The researchers report that developing cellulosic ethanol-processing capabilities that use a variety of feedstocks—including switchgrass, mixed prairie grasses, and woody biomass—creates the potential to diversify agricultural landscapes and more effectively support the many services provided by ecosystems.
In a study targeting Michigan’s blueberry farms, Isaacs and a graduate student found that more than 60 percent of the yield from Michigan’s $165 million blueberry crop is made possible by bees. Most of that value comes from honeybees, although native bees can be abundant in some fields.

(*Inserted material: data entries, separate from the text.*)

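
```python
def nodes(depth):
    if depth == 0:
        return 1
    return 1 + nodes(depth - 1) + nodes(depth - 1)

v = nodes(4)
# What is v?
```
Call trace (a repeated sub-call is expanded the first time; later identical calls just restate its return value):
nodes(depth=4)
  nodes(depth=3)
    nodes(depth=2)
      nodes(depth=1)
        nodes(depth=0)
        -> return 1
        nodes(depth=0)
        -> return 1
      -> return 3
      nodes(depth=1) -> return 3  (same call as traced above)
    -> return 7
    nodes(depth=2) -> return 7  (same call as traced above)
  -> return 15
  nodes(depth=3) -> return 15  (same call as traced above)
-> return 31

Final answer: 31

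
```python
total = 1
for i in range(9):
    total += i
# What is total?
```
Trace:
  total=1
  total=1, i=0
  total=2, i=1
  total=4, i=2
  total=7, i=3
  total=11, i=4
  total=16, i=5
  total=22, i=6
  total=29, i=7
  total=37, i=8

Final answer: 37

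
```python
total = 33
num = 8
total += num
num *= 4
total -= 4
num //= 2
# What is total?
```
Trace:
  total=33
  total=33, num=8
  total=41, num=8
  total=41, num=32
  total=37, num=32
  total=37, num=16

Final answer: 37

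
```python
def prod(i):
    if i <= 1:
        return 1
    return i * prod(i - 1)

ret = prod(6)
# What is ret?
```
Call trace:
prod(i=6)
  prod(i=5)
    prod(i=4)
      prod(i=3)
        prod(i=2)
          prod(i=1)
          -> return 1
        -> return 2
      -> return 6
    -> return 24
  -> return 120
-> return 720

Final answer: 720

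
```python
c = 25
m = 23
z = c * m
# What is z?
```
Trace:
  c=25
  c=25, m=23
  c=25, m=23, z=575

Final answer: 575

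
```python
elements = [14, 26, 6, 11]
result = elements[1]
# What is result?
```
Trace:
  elements=[14, 26, 6, 11]
  elements=[14, 26, 6, 11], result=26

Final answer: 26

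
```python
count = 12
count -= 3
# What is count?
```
Trace:
  count=12
  count=9

Final answer: 9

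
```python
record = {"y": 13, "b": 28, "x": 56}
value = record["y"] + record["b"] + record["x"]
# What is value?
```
Trace:
  record={'y': 13, 'b': 28, 'x': 56}
  record={'y': 13, 'b': 28, 'x': 56}, value=97

Final answer: 97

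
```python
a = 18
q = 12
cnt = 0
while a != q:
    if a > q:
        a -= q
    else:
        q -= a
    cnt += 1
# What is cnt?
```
Trace:
  a=18
  a=18, q=12
  a=18, q=12, cnt=0
  a=6, q=12, cnt=1
  a=6, q=6, cnt=2

Final answer: 2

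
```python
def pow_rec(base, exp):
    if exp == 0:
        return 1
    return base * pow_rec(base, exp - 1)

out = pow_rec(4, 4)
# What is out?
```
Call trace:
pow_rec(base=4, exp=4)
  pow_rec(base=4, exp=3)
    pow_rec(base=4, exp=2)
      pow_rec(base=4, exp=1)
        pow_rec(base=4, exp=0)
        -> return 1
      -> return 4
    -> return 16
  -> return 64
-> return 256

Final answer: 256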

According to Isaacs, blueberry fields with natural areas nearby, along with flowers for bees to feed on during the rest of the year, have higher native bee populations. These insects may act as “insurance” if the honeybees are unable to provide sufficient pollination. By providing the right resources around their farms, growers can make their land more suitable for native bees and reap the benefit of free pollination. Testing which native bees are most suitable as an alternative to honeybees is similar to testing the viability of alternative energy sources to power cars.
“You’ve got a resource everyone relies on, and it’s becoming more scarce,” says Isaacs. “That’s why we need to look at these alternative bees to ensure we can pollinate crops in the future.”
The benefits of pollinator research at MSU extend much further than the boundaries of Michigan. In 2008, Isaacs and Landis tracked more than 14,000 downloads of materials available on a Web site about native plants that they established to share their findings with a wider audience. Scientists from around the world are among those who have come calling, and MSU researchers are working in Tajikistan, Kyrgyzstan, and Uzbekistan to help scientists there learn how to test their native plants to determine which ones enhance pollination and pest suppression in their landscapes.
Sharing knowledge and working with other researchers—as well as crop producers and beekeepers—MSU entomologists are creating a buzz in Michigan and beyond as they advance practical solutions that will sustain pollinators and the crops that feed the world.